Потом он начал делать что-то с канатами и тросами. Лодка накренилась так, что я совершенно не могла сидеть не шевелясь, как было приказано, и страшно испугалась, но потом она выровнялась и плавно заскользила по воде, я воспряла духом и пришла в полный восторг.
Глядя на нас, мама и Няня застыли на краю пирса точно фигуры из античной трагедии. Няня, готовая зарыдать в предчувствии катастрофы, и мама, пытающаяся преодолеть собственные опасения. Возможно, она думала о том, что сама была никудышным моряком.
— Надеюсь, она больше никогда не захочет сесть в лодку. Море такое переменчивое.
Ее предсказание оказалось совершенно справедливым. Я вернулась очень скоро, зеленая, и, как выразился мой брат, «три раза кормила рыб»[54]. Он помог мне высадиться, с отвращением заметив, что все женщины одинаковы.
Глава 4
Незадолго до того, как мне исполнилось пять лет, я впервые испытала настоящий страх. Весенним днем мы с Няней собирали примулы. Пересекли железнодорожные пути и пошли к Шиппей-лейн, собирая цветы вдоль шпалер живой изгороди, они росли там россыпями. Через открытую калитку мы зашли внутрь и продолжали срывать цветы. Наша корзинка была уже полна, когда вдруг раздался грубый и грозный окрик:
— Вы где шатаетесь, по-вашему?
Мужчина, выросший перед нами, с красным от гнева лицом, показался мне гигантом.
Няня ответила, что мы ничего плохого не делаем, просто собираем примулы.
— Вы вторглись в частные владения, — завопил он, — вот что вы сделали! Убирайтесь отсюда! Если через минуту вы не выкатитесь отсюда вон, я сварю вас живьем! Понятно?
В отчаянии я вцепилась в Нянину руку. Мы поспешили обратно. Няня не могла идти быстро, да и не прилагала к этому никаких стараний. Страх во мне усиливался. Когда мы наконец оказались в безопасности и вышли на дорогу, я едва стояла на ногах. Я так побледнела и ослабела, что Няня вдруг заметила:
— Милочка, вы ведь не подумали, что он и в самом деле намеревался сделать это? Сварить нас в кипятке или что-нибудь в таком духе?

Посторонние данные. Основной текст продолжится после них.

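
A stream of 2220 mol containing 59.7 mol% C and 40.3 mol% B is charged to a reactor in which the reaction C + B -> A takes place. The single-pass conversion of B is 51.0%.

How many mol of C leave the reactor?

B reacted = 0.51 × 894.7 = 456.3 mol; ν_B = −1, so ξ = 456.3/1 = 456.3 mol.
Outlet amounts (n = n₀ + ν ξ):
  C: 1325 − 1(456.3) = 869.1
  B: 894.7 − 1(456.3) = 438.4
  A: 0 + 1(456.3) = 456.3

869 mol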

Я безмолвно кивнула. В этот момент я как раз живо представляла себе, как меня засовывают в огромный котел с кипятком. Предсмертные стоны. Неумолимая реальность.

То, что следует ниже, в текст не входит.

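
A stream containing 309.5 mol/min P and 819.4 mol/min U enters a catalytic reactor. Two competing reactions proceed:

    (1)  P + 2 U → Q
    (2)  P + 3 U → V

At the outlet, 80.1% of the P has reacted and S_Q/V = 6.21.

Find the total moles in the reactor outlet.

599 mol/min

Conversion of P: P consumed = 0.801 × 309.5 = 247.9 mol/min = 1ξ₁ + 1ξ₂.
Selectivity: 1ξ₁ / (1ξ₂) = 6.21 → ξ₁ = 6.21 ξ₂.
Substitute: (1·6.21 + 1) ξ₂ = 247.9 → ξ₂ = 34.38 mol/min, ξ₁ = 213.5 mol/min.
Outlet amounts (n = n₀ + Σ ν·ξ):
  P: 309.5 − 1(213.5) − 1(34.38) = 61.59
  U: 819.4 − 2(213.5) − 3(34.38) = 289.2
  Q: 0 + 1(213.5) = 213.5
  V: 0 + 1(34.38) = 34.38
Total out = 61.59 + 289.2 + 213.5 + 34.38 = 598.7 mol/min.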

Няня спокойно объяснила, что у некоторых людей просто такая манера говорить. Если угодно, даже шутить. Конечно, человек неприятный, очень грубый, отвратительный, но он вовсе не имел в виду того, что сказал. Пошутил.
Но для меня это вовсе не было шуткой, и по сей день, когда я иду по полю, легкая дрожь пробегает по спине. С тех пор я больше ни разу не испытывала такого страха.
В то же время меня никогда не преследовали ночные кошмары, связанные с этим происшествием. Всем детям снятся кошмары, и я не знаю, что чаще вызывает их: разные страшные рассказы горничных или происшествия реальной жизни. В моем страшном сне мне являлся некто по имени Человек с пистолетом. Я никогда ничего не читала о нем. Он назывался Человек с пистолетом, потому что у него был пистолет, но я не боялась, что он выстрелит в меня, и вообще не пистолет внушал мне страх. Просто пистолет был неотъемлемой частью его облика. Скорее всего, он был французом, в серо-голубой форме, в напудренном парике с косичкой, в треуголке, а пистолет представлял собой старинный мушкет[55]. Больше всего меня пугало само его появление. Мне мог сниться самый обычный сон — чаепитие или прогулка в большом обществе, чаще всего в честь какого-нибудь праздничного события, и вдруг я ощущала смутное чувство угрозы. Кто-то был здесь, кто-то должен был быть здесь — панический страх охватывал меня: и вот он уже передо мной — сидит за чайным столом, гуляет по пляжу, играет с нами. Его бледно-голубые глаза встречались с моими, и я просыпалась с криком: «Человек с пистолетом! Человек с пистолетом!»
— Мисс Агате сегодня опять снился ее Человек с пистолетом, — невозмутимо сообщала Няня.
— Что же в нем такого страшного, дорогая? — обыкновенно спрашивала мама. — Что, ты думаешь, он хочет с тобой сделать?